Кейсон замолчал, и я предположила, что он понял, какими маловероятными казались путешествия в моей финансовой ситуации.

— Какая татуировка твоя любимая?

Он обдумал вопрос, прежде чем указал на предплечье. На нем шрифтом было выведено слово «семья».

Я надеялась, что она нравилась ему больше всего.

— А последняя какая?

Он перевернул руку, показывая бицепс.

— Серебряная медаль. Но добавлю золотую после Аспена.

Я покачала головой, даже не удивляясь его самонадеянности.

— Всегда такой уверенный.

Он опустил руку, подводя к концу мое внимательное изучение. На мгновение Кейсон замолчал, и я задалась вопросом, о чем же он думал.

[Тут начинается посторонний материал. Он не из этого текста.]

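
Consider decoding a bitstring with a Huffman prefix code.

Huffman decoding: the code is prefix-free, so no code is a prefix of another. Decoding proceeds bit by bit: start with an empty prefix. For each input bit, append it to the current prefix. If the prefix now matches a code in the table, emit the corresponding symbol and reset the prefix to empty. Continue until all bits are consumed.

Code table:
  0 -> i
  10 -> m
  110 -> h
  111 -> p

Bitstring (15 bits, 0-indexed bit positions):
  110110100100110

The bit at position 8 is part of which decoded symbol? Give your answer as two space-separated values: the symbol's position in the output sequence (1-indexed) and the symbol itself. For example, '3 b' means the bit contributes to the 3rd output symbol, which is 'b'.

Bit 0: prefix='1' (no match yet)
Bit 1: prefix='11' (no match yet)
Bit 2: prefix='110' -> emit 'h', reset
Bit 3: prefix='1' (no match yet)
Bit 4: prefix='11' (no match yet)
Bit 5: prefix='110' -> emit 'h', reset
Bit 6: prefix='1' (no match yet)
Bit 7: prefix='10' -> emit 'm', reset
Bit 8: prefix='0' -> emit 'i', reset
Bit 9: prefix='1' (no match yet)
Bit 10: prefix='10' -> emit 'm', reset
Bit 11: prefix='0' -> emit 'i', reset
Bit 12: prefix='1' (no match yet)

Answer: 4 i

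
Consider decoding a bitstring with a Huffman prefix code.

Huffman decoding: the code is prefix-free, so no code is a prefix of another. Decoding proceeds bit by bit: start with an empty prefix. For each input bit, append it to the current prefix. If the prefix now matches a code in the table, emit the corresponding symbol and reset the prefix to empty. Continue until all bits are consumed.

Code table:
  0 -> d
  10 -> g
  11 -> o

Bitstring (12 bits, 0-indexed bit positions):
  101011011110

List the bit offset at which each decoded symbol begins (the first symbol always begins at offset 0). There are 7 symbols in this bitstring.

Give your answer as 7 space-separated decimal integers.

Bit 0: prefix='1' (no match yet)
Bit 1: prefix='10' -> emit 'g', reset
Bit 2: prefix='1' (no match yet)
Bit 3: prefix='10' -> emit 'g', reset
Bit 4: prefix='1' (no match yet)
Bit 5: prefix='11' -> emit 'o', reset
Bit 6: prefix='0' -> emit 'd', reset
Bit 7: prefix='1' (no match yet)
Bit 8: prefix='11' -> emit 'o', reset
Bit 9: prefix='1' (no match yet)
Bit 10: prefix='11' -> emit 'o', reset
Bit 11: prefix='0' -> emit 'd', reset

Answer: 0 2 4 6 7 9 11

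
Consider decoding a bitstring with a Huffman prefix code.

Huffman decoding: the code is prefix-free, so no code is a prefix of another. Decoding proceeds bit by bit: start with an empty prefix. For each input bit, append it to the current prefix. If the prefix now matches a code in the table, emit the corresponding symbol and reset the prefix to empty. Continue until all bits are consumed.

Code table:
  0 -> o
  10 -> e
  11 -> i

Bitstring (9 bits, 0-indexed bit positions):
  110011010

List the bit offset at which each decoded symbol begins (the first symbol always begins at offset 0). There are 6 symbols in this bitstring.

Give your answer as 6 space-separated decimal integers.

Bit 0: prefix='1' (no match yet)
Bit 1: prefix='11' -> emit 'i', reset
Bit 2: prefix='0' -> emit 'o', reset
Bit 3: prefix='0' -> emit 'o', reset
Bit 4: prefix='1' (no match yet)
Bit 5: prefix='11' -> emit 'i', reset
Bit 6: prefix='0' -> emit 'o', reset
Bit 7: prefix='1' (no match yet)
Bit 8: prefix='10' -> emit 'e', reset

Answer: 0 2 3 4 6 7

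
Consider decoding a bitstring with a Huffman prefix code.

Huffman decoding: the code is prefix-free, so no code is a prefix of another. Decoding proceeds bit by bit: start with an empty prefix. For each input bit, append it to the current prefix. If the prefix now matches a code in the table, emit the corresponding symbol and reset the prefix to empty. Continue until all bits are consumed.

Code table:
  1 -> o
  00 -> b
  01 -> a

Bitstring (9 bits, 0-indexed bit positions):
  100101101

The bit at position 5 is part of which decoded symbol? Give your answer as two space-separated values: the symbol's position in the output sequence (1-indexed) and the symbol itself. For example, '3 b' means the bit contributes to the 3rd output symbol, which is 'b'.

Bit 0: prefix='1' -> emit 'o', reset
Bit 1: prefix='0' (no match yet)
Bit 2: prefix='00' -> emit 'b', reset
Bit 3: prefix='1' -> emit 'o', reset
Bit 4: prefix='0' (no match yet)
Bit 5: prefix='01' -> emit 'a', reset
Bit 6: prefix='1' -> emit 'o', reset
Bit 7: prefix='0' (no match yet)
Bit 8: prefix='01' -> emit 'a', reset

Answer: 4 a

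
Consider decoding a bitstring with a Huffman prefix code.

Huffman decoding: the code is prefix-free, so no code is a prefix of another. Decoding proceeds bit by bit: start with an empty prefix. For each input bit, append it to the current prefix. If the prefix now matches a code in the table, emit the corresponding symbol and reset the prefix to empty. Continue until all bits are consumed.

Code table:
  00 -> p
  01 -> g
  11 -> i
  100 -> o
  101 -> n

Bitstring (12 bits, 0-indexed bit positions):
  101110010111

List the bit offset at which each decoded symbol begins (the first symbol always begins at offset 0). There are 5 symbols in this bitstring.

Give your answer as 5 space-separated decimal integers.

Answer: 0 3 5 7 10

Derivation:
Bit 0: prefix='1' (no match yet)
Bit 1: prefix='10' (no match yet)
Bit 2: prefix='101' -> emit 'n', reset
Bit 3: prefix='1' (no match yet)
Bit 4: prefix='11' -> emit 'i', reset
Bit 5: prefix='0' (no match yet)
Bit 6: prefix='00' -> emit 'p', reset
Bit 7: prefix='1' (no match yet)
Bit 8: prefix='10' (no match yet)
Bit 9: prefix='101' -> emit 'n', reset
Bit 10: prefix='1' (no match yet)
Bit 11: prefix='11' -> emit 'i', reset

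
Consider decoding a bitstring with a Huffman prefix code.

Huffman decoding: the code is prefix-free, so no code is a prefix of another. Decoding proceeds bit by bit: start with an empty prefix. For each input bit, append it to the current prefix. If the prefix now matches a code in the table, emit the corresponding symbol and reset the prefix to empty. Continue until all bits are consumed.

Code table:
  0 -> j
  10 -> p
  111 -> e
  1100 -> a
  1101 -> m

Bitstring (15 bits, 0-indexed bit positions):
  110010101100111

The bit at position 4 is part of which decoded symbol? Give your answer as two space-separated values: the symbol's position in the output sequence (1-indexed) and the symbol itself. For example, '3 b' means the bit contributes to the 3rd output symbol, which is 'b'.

Bit 0: prefix='1' (no match yet)
Bit 1: prefix='11' (no match yet)
Bit 2: prefix='110' (no match yet)
Bit 3: prefix='1100' -> emit 'a', reset
Bit 4: prefix='1' (no match yet)
Bit 5: prefix='10' -> emit 'p', reset
Bit 6: prefix='1' (no match yet)
Bit 7: prefix='10' -> emit 'p', reset
Bit 8: prefix='1' (no match yet)

Answer: 2 p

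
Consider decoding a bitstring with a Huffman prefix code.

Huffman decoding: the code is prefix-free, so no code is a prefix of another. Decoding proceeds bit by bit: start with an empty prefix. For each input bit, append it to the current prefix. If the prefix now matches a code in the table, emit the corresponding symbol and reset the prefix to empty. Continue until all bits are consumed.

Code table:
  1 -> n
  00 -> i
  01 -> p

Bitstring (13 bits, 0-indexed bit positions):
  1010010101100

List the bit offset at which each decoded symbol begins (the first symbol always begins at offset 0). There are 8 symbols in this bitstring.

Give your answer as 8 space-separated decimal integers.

Bit 0: prefix='1' -> emit 'n', reset
Bit 1: prefix='0' (no match yet)
Bit 2: prefix='01' -> emit 'p', reset
Bit 3: prefix='0' (no match yet)
Bit 4: prefix='00' -> emit 'i', reset
Bit 5: prefix='1' -> emit 'n', reset
Bit 6: prefix='0' (no match yet)
Bit 7: prefix='01' -> emit 'p', reset
Bit 8: prefix='0' (no match yet)
Bit 9: prefix='01' -> emit 'p', reset
Bit 10: prefix='1' -> emit 'n', reset
Bit 11: prefix='0' (no match yet)
Bit 12: prefix='00' -> emit 'i', reset

Answer: 0 1 3 5 6 8 10 11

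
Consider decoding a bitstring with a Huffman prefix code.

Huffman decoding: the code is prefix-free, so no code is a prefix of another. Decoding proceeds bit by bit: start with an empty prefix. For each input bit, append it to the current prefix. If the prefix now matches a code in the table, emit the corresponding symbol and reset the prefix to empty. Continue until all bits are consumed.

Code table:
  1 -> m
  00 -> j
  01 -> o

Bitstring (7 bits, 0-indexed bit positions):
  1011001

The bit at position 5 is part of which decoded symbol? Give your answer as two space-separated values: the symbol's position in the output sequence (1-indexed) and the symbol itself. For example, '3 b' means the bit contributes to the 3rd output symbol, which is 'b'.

Answer: 4 j

Derivation:
Bit 0: prefix='1' -> emit 'm', reset
Bit 1: prefix='0' (no match yet)
Bit 2: prefix='01' -> emit 'o', reset
Bit 3: prefix='1' -> emit 'm', reset
Bit 4: prefix='0' (no match yet)
Bit 5: prefix='00' -> emit 'j', reset
Bit 6: prefix='1' -> emit 'm', reset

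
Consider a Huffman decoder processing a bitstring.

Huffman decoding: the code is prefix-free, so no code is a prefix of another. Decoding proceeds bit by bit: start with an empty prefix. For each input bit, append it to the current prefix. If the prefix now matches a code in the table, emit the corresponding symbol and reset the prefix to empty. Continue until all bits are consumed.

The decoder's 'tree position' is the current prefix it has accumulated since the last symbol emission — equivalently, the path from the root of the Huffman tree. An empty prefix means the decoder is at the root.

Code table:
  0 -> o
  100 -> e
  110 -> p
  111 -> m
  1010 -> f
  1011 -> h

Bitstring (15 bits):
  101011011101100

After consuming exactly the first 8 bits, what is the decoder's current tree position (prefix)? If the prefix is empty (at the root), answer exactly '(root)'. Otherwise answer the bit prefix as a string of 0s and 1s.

Bit 0: prefix='1' (no match yet)
Bit 1: prefix='10' (no match yet)
Bit 2: prefix='101' (no match yet)
Bit 3: prefix='1010' -> emit 'f', reset
Bit 4: prefix='1' (no match yet)
Bit 5: prefix='11' (no match yet)
Bit 6: prefix='110' -> emit 'p', reset
Bit 7: prefix='1' (no match yet)

Answer: 1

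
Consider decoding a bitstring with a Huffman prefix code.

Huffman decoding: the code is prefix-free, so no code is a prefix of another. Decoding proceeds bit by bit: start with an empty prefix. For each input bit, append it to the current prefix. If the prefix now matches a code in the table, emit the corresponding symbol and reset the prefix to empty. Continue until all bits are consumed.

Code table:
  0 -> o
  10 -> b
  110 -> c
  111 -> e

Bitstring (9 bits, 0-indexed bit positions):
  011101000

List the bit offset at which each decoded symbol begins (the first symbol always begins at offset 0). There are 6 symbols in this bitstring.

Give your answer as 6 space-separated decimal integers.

Answer: 0 1 4 5 7 8

Derivation:
Bit 0: prefix='0' -> emit 'o', reset
Bit 1: prefix='1' (no match yet)
Bit 2: prefix='11' (no match yet)
Bit 3: prefix='111' -> emit 'e', reset
Bit 4: prefix='0' -> emit 'o', reset
Bit 5: prefix='1' (no match yet)
Bit 6: prefix='10' -> emit 'b', reset
Bit 7: prefix='0' -> emit 'o', reset
Bit 8: prefix='0' -> emit 'o', reset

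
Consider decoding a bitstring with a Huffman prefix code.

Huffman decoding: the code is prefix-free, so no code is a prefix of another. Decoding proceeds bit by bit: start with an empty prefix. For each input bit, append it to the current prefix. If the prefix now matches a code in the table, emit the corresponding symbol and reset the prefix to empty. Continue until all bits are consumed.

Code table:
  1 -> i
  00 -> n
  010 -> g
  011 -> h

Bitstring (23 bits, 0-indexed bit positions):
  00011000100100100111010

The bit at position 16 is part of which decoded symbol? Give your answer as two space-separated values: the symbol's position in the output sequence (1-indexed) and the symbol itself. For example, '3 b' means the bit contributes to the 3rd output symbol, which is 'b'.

Answer: 7 h

Derivation:
Bit 0: prefix='0' (no match yet)
Bit 1: prefix='00' -> emit 'n', reset
Bit 2: prefix='0' (no match yet)
Bit 3: prefix='01' (no match yet)
Bit 4: prefix='011' -> emit 'h', reset
Bit 5: prefix='0' (no match yet)
Bit 6: prefix='00' -> emit 'n', reset
Bit 7: prefix='0' (no match yet)
Bit 8: prefix='01' (no match yet)
Bit 9: prefix='010' -> emit 'g', reset
Bit 10: prefix='0' (no match yet)
Bit 11: prefix='01' (no match yet)
Bit 12: prefix='010' -> emit 'g', reset
Bit 13: prefix='0' (no match yet)
Bit 14: prefix='01' (no match yet)
Bit 15: prefix='010' -> emit 'g', reset
Bit 16: prefix='0' (no match yet)
Bit 17: prefix='01' (no match yet)
Bit 18: prefix='011' -> emit 'h', reset
Bit 19: prefix='1' -> emit 'i', reset
Bit 20: prefix='0' (no match yet)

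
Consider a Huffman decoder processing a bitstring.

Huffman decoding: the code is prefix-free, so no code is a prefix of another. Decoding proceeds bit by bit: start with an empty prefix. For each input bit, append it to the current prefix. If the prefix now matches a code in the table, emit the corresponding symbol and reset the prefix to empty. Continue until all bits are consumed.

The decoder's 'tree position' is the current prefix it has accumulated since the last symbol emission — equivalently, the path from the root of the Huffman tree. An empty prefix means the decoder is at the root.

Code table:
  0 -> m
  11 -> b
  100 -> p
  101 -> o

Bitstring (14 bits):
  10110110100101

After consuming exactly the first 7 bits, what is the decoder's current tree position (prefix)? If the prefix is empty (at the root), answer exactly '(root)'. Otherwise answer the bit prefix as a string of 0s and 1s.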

— Знаешь… — тихо начал он, — татуировка сможет скрыть твой шрам.

Вот о чем он думал.

— Я знаю, что у меня уродливая спина.

Потянувшись ко мне, Кейсон приподнял мой подбородок, чтобы я взглянула на него.

— Я не это сказал. Я имел в виду, что ты сможешь скрыть плохие воспоминания под тем, что сама выберешь.

Я никогда не думала скрыть шрамы на всю жизнь.

— Подумай об этом, — сказал он. — Я бы сходил с тобой.

— Я подумаю.

— Давно они у тебя? — спросил Кейсон, и я поняла, что он слегка прощупывал почву.

— Давным-давно.

Кейсон сжал челюсти.

Я обратила внимание на неровности на потолке над его кроватью, не желая видеть в его взгляде ярость от того, над чем он не властен. Черт, я тоже не была властна.

— Когда мне было шесть, мама умерла от рака, — призналась я.

— Шей, мне жаль.

— После этого осталась только я, на ком отец мог вымещать злость. И он делал это. Каждый раз, когда тосковал по маме. Или терял работу. Или с похмелья. Или даже когда я недостаточно быстро готовила ужин. Я постоянно попадалась ему под руку, хоть и пыталась прятаться.

— Господи, Шей. Он должен сидеть в тюрьме.

— У меня остался только он, — ответила я, понимая, как нелепо это звучало. Я жертва. Невинная жертва. — Если бы его забрали, то я бы осталась одна. — Именно это и останавливало меня от того, чтобы рассказать всем о том, что происходило.